Streaming outlook hits Netflix shares
Netflix Inc. projected slower subscriber growth for its key U.S. video-streaming service, disappointing investors and sending its shares down 17 per cent.
While Netflix reported a firstquarter loss that was not as steep as Wall Street projected, it warned that domestic streaming additions in the second quarter would be below that seen during the corresponding period in 2010.
The stock plunged 17 per cent to $84.85 in after-hours trading, down from a close at $101.84 on Nasdaq.
Despite predicting total U.S. streaming-subscriber additions in 2012 would be “about the same as in 2010,” the nearer-term guidance rattled investors, said Wedbush Securities analyst Michael Pachter.
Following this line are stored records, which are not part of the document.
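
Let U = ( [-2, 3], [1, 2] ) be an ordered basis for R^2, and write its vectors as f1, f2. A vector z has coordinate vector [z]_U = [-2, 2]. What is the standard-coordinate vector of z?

z = M [z]_U, where M has columns f1, f2.
Carrying out the matrix-vector product, z = [6, -2].

[6, -2]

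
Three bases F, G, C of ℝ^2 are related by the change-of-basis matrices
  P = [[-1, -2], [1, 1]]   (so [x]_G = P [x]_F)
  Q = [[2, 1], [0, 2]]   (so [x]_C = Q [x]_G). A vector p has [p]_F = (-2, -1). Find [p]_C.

Composing the changes, [p]_C = Q P [p]_F.
Q P = [[-1, -3], [2, 2]]; applying this to (-2, -1) gives (5, -6).

(5, -6)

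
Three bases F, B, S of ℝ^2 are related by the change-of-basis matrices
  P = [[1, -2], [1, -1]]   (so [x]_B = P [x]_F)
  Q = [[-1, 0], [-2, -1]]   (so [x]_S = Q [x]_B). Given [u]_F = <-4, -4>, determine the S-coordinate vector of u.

First [u]_B = P [u]_F = <4, 0>.
Then [u]_S = Q [u]_B = <-4, -8>.

<-4, -8>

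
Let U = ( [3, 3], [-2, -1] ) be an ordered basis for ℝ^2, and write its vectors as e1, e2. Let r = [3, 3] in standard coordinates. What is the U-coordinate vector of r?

[1, 0]

[r]_U is the unique c with M c = r, where M has columns e1, e2.
System: 3c_1 - 2c_2 = 3, 3c_1 - c_2 = 3; solving gives c_1 = 1, c_2 = 0.
Check: e1 + 0·e2 = [3, 3].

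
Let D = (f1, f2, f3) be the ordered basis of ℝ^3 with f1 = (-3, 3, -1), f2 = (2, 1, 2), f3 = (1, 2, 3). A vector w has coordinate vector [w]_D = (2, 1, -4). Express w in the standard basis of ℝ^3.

(-8, -1, -12)

The coordinates say w = 2f1 + f2 - 4f3; adding the scaled basis vectors gives (-8, -1, -12).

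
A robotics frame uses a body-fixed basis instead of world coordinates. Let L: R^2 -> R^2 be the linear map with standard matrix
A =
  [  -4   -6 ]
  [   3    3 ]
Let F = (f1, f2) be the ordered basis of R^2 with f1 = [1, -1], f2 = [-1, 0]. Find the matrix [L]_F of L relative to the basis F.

Let P have columns f1, f2. Then [L]_F = P^(-1) A P.
Here det P = -1, so P^(-1) is integer; computing A P first and then P^(-1)(A P) gives [[0, 3], [-2, -1]].

[[0, 3], [-2, -1]]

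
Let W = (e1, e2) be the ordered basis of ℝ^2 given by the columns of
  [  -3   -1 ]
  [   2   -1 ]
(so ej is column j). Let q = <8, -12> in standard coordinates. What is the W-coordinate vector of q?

<-4, 4>

We seek scalars with c_1 e1 + c_2 e2 = q; equivalently solve M c = q where the columns of M are e1, e2.
System: -3c_1 - c_2 = 8, 2c_1 - c_2 = -12; solving gives c_1 = -4, c_2 = 4.
Check: -4e1 + 4e2 = <8, -12>.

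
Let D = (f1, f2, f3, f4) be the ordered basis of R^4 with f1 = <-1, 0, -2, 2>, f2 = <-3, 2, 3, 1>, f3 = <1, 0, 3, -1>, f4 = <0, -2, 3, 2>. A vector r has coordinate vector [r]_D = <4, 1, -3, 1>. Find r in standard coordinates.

<-10, 0, -11, 14>

r = M [r]_D, where M has columns f1, ..., f4.
Carrying out the matrix-vector product, r = <-10, 0, -11, 14>.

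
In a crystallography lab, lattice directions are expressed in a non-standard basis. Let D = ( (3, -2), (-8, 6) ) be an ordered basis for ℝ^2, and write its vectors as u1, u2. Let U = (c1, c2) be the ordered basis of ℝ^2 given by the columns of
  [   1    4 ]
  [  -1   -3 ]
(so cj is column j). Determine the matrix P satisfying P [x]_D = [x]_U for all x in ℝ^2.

[[-1, 0], [1, -2]]

Take x = uj: its D-coordinates are the j-th standard unit vector, so P e_j — column j of P — equals [uj]_U.
u1 = -c1 + c2, giving column 1 = (-1, 1); repeating for each j gives P = [[-1, 0], [1, -2]].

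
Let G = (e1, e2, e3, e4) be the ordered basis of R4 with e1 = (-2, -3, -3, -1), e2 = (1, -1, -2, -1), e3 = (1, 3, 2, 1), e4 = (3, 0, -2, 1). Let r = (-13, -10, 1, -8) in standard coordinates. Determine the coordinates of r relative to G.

We seek scalars with c_1 e1 + ... + c_4 e4 = r; equivalently solve M c = r where the columns of M are e1, ..., e4.
Gaussian elimination on [M | r] yields c = (-1, 1, -4, -4).
Check: -e1 + e2 - 4e3 - 4e4 = (-13, -10, 1, -8).

(-1, 1, -4, -4)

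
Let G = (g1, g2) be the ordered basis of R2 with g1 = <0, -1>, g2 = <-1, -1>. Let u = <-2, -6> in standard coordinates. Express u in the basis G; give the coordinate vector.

<4, 2>

We seek scalars with c_1 g1 + c_2 g2 = u; equivalently solve M c = u where the columns of M are g1, g2.
System: 0c_1 - c_2 = -2, -c_1 - c_2 = -6; solving gives c_1 = 4, c_2 = 2.
Check: 4g1 + 2g2 = <-2, -6>.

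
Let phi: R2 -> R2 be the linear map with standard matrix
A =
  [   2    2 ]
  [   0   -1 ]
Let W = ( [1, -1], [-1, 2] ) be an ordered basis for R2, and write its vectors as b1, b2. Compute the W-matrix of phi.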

Adding customers to the instant-streaming business is key to the company’s future as it moves away from mailing DVDS in its signature red envelopes.
“They are giving a signal to the Street their growth story is over,” said Pachter, who rates Netflix a “sell.”
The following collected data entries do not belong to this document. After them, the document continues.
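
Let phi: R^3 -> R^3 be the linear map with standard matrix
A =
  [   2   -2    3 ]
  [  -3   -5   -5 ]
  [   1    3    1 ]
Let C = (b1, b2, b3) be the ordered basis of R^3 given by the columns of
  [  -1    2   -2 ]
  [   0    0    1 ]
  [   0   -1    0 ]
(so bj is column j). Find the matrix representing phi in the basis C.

[[-2, -1, 2], [1, -1, -1], [3, -1, 1]]

The j-th column of [phi]_C is [phi(bj)]_C.
phi(b1) = A b1 = (-2, 3, -1) = -2b1 + b2 + 3b3, so column 1 is (-2, 1, 3).
Repeating for b2, b3 and assembling the columns gives [[-2, -1, 2], [1, -1, -1], [3, -1, 1]].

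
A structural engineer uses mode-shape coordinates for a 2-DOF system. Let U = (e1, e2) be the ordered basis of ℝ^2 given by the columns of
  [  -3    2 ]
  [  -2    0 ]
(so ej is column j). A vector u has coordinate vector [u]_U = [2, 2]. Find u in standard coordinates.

[-2, -4]

u = M [u]_U, where M has columns e1, e2.
Carrying out the matrix-vector product, u = [-2, -4].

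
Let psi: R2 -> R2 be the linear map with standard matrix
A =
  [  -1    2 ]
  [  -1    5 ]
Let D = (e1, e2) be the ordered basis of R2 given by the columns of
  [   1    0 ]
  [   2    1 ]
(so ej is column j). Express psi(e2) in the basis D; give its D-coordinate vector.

Compute psi(e2) = A e2 = [2, 5] in standard coordinates.
Then write this in D-coordinates: solve for y in y_1 e1 + y_2 e2 = [2, 5].
This gives y = [2, 1], which is column 2 of [psi]_D.

[2, 1]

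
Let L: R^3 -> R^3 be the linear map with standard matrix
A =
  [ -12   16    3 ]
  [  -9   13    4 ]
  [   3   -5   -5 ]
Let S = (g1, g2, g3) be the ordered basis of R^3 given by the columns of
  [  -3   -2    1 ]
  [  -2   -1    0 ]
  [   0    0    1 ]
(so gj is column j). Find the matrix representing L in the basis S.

[[1, -1, 3], [-3, -3, -1], [1, -1, -2]]

Let P have columns g1, ..., g3. Then [L]_S = P^(-1) A P.
Here det P = -1, so P^(-1) is integer; computing A P first and then P^(-1)(A P) gives [[1, -1, 3], [-3, -3, -1], [1, -1, -2]].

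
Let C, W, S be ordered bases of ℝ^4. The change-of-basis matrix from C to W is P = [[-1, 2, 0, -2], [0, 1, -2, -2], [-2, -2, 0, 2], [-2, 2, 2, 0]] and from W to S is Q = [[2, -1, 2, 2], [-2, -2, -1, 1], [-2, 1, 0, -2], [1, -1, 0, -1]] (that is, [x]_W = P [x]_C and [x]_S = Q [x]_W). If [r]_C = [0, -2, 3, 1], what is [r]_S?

First [r]_W = P [r]_C = [-6, -10, 6, 2].
Then [r]_S = Q [r]_W = [14, 28, -2, 2].

[14, 28, -2, 2]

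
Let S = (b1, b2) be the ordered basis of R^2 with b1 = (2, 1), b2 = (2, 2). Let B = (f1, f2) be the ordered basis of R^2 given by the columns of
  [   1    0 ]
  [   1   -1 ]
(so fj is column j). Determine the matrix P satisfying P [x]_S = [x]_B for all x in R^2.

Take x = bj: its S-coordinates are the j-th standard unit vector, so P e_j — column j of P — equals [bj]_B.
b1 = 2f1 + f2, giving column 1 = (2, 1); repeating for each j gives P = [[2, 2], [1, 0]].

[[2, 2], [1, 0]]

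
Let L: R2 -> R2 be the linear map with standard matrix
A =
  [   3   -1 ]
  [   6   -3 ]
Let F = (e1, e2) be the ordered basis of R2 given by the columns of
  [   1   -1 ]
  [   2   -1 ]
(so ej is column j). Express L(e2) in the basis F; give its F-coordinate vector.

<-1, 1>

Compute L(e2) = A e2 = <-2, -3> in standard coordinates.
Then write this in F-coordinates: solve for y in y_1 e1 + y_2 e2 = <-2, -3>.
This gives y = <-1, 1>, which is column 2 of [L]_F.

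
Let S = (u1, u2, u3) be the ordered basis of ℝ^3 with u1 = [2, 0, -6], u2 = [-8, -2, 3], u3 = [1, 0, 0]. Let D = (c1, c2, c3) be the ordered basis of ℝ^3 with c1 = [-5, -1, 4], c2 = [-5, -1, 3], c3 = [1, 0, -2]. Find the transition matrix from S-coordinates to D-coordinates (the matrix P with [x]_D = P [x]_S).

Let M have columns uj and N have columns cj. Then for every x, N [x]_D = x = M [x]_S, so P = N^(-1) M.
Since det N = 1, N^(-1) has integer entries; multiplying gives P = [[-2, 1, 2], [2, 1, -2], [2, 2, 1]].

[[-2, 1, 2], [2, 1, -2], [2, 2, 1]]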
Netflix never fully recovered credibility with investors after a price hike and plan to hive off its DVD business — quickly abandoned — sparked cancellations by angry customers last year.
Once one of Wall Street’s highestflying stocks, its shares dropped from $304.79 in July to $62.37 in November. For the first quarter, Netflix posted revenue of $870 million, up 21 per cent from a year earlier.
The company had a net loss of $4.6 million or 8 cents per share in the quarter, versus a net profit of $60.2 million a year earlier.
Analysts had expected a loss of 27 cents per share, according to Thomson Reuters.